Ömrü esaret altında, işkencelerle geçmiş, hastalıklı ve sakat hayat sürmüştür bir ömür. En az özgürlük kadar, ahlak ve sağduyuya âşık biridir Anadolulu bu garip adam. Şu cümlesi meşhurdur: “Ben esir, sakat, fakir, sefilim; fakat bir Allah âşığıyım!” Bütün nasihatlerinde makamın, gücün geçiciliğinden dem vurur ve sürekli ölümü hatırlatır. Ve insanın önce kendisine bakması gerektiğini ısrarla vurgular.
Bugünlerde hangi mecraya yönelsek bir linç, aşağılama, düşmanlaştırma ve karşılıklı bağrışmaları izledikçe aklıma onun, “Cahillerin huzurunda derin ve mühim meseleler açılırsa sükûtu muhafaza et. Zira henüz hazmetmediğini ifade etmekte büyük tehlike vardır. Senin bir şey bilmediğini iddia etseler de öfkelenme. Çünkü koyunlar ne kadar yem yemiş olduklarını gidip çobanlarına rapor etmezler. Fakat iyice hazmettikten sonra süt ve yün hâline getirirler,” cümleleri gelir.

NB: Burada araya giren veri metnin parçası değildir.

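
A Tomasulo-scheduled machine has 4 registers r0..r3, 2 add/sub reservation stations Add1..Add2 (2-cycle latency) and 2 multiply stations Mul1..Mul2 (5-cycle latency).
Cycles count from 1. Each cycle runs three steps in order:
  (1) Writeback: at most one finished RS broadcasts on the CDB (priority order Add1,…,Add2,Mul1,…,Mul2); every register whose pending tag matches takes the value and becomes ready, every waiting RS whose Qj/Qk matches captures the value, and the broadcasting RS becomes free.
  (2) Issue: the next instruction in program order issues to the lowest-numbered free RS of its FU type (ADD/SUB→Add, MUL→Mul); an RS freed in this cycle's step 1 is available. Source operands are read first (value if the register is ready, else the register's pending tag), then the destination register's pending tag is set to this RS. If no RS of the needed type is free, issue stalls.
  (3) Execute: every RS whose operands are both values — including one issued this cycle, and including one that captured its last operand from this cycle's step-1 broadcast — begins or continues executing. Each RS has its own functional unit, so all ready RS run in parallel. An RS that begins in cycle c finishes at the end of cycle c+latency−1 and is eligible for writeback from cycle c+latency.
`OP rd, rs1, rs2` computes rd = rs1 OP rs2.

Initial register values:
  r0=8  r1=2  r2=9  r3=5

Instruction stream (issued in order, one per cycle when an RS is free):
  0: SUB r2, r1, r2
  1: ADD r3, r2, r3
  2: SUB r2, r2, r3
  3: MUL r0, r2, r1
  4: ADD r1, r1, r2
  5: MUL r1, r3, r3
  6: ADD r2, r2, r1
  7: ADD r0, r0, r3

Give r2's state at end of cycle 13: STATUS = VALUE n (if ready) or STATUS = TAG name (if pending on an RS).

STATUS = VALUE -1

  c1: issue SUB r2<-Add1  regs: r0:8,r1:2,r2:Add1,r3:5
  c2: issue ADD r3<-Add2  regs: r0:8,r1:2,r2:Add1,r3:Add2
  c3: CDB Add1=-7; issue SUB r2<-Add1  regs: r0:8,r1:2,r2:Add1,r3:Add2
  c4: issue MUL r0<-Mul1  regs: r0:Mul1,r1:2,r2:Add1,r3:Add2
  c5: CDB Add2=-2; issue ADD r1<-Add2  regs: r0:Mul1,r1:Add2,r2:Add1,r3:-2
  c6: issue MUL r1<-Mul2  regs: r0:Mul1,r1:Mul2,r2:Add1,r3:-2
  c7: CDB Add1=-5; issue ADD r2<-Add1  regs: r0:Mul1,r1:Mul2,r2:Add1,r3:-2
  c8: stall  regs: r0:Mul1,r1:Mul2,r2:Add1,r3:-2
  c9: CDB Add2=-3; issue ADD r0<-Add2  regs: r0:Add2,r1:Mul2,r2:Add1,r3:-2
  c10: -  regs: r0:Add2,r1:Mul2,r2:Add1,r3:-2
  c11: CDB Mul2=4  regs: r0:Add2,r1:4,r2:Add1,r3:-2
  c12: CDB Mul1=-10  regs: r0:Add2,r1:4,r2:Add1,r3:-2
  c13: CDB Add1=-1  regs: r0:Add2,r1:4,r2:-1,r3:-2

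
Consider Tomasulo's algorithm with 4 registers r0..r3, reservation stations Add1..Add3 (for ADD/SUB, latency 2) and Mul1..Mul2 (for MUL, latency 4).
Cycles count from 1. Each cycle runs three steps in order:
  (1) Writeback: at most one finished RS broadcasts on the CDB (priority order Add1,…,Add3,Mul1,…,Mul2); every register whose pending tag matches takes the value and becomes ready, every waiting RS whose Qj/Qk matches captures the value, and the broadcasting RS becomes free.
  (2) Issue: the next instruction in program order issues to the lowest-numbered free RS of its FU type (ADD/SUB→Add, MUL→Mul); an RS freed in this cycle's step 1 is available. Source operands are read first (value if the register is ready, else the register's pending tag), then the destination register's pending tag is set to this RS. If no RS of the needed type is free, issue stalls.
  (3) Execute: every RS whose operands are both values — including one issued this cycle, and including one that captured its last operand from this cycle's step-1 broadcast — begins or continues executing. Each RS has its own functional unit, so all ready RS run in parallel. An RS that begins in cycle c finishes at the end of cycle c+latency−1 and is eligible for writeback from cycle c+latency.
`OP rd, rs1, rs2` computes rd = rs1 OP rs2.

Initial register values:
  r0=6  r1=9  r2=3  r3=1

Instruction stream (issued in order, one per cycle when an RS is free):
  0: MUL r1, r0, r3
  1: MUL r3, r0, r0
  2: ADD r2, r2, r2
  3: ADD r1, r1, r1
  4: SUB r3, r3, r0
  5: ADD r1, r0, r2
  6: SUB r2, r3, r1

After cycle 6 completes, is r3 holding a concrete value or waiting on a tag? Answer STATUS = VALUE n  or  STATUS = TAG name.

c1: issue MUL r1<-Mul1 | r0:6,r1:Mul1,r2:3,r3:1
c2: issue MUL r3<-Mul2 | r0:6,r1:Mul1,r2:3,r3:Mul2
c3: issue ADD r2<-Add1 | r0:6,r1:Mul1,r2:Add1,r3:Mul2
c4: issue ADD r1<-Add2 | r0:6,r1:Add2,r2:Add1,r3:Mul2
c5: CDB Add1=6; issue SUB r3<-Add1 | r0:6,r1:Add2,r2:6,r3:Add1
c6: CDB Mul1=6; issue ADD r1<-Add3 | r0:6,r1:Add3,r2:6,r3:Add1

STATUS = TAG Add1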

Maddi hiçbir şeye sahip değildir bu büyük insan. Üzerindekinden başka varlığı yoktur ama bu bile rahatsız eder efendi ve muktedirleri. Fikirlerini tehlikeli bulurlar ve olmadık işkencelerden geçirirler ömür boyunca. Zulüm bu hasta ve sakat kölenin kaderi olmuştur adeta. Buna rağmen, alçakgönüllülükten, tevazudan, ahlakın yüceliğinden asla taviz vermez ve öğrencilerine hep bunları öğütler. İş bu nedenle, ona zulmedenleri hatırlamayız bile ama Epiktetos’un her cümlesi binlerce yılı aşarak günümüze kadar ulaşır.
Epiktetos derin ve vakur bir ahlaki anlayışa sahip olduğu için, “Hırsızlık kötü değildir, kötü olan yakalanmaktır” şeklinde özetlenebilecek Epiküryen anlayışa da karşı çıkar ve sert eleştiriler yöneltir. Olaylar karşısında öfkelenmeyi ve sızlanmayı ahlaki bulmaz bu yüzden. Adanmışlık onun hayat felsefesidir. Şöyle der: “Senin bardağını kırdıkları vakit de, komşunun bardağı kırıldığı kadar sakin olmalısın!”
Özellikle bugünlerde olup bitenleri öngörüp vaktiyle uyaranlar bir şekilde düşman ilan edilirken en çok akla gelen cümle değil midir: “Ben demiştim!”
Akan kanı, düşmanlıkları, kutuplara ayrışmayı öngörenlerin hain durumuna düşürüldüğü bu zamanın Epiktetos’larına, yine onun cümleleriyle müjdelemek lazım: “Yarınlar, düşlerinin güzelliğine inananlarındır!”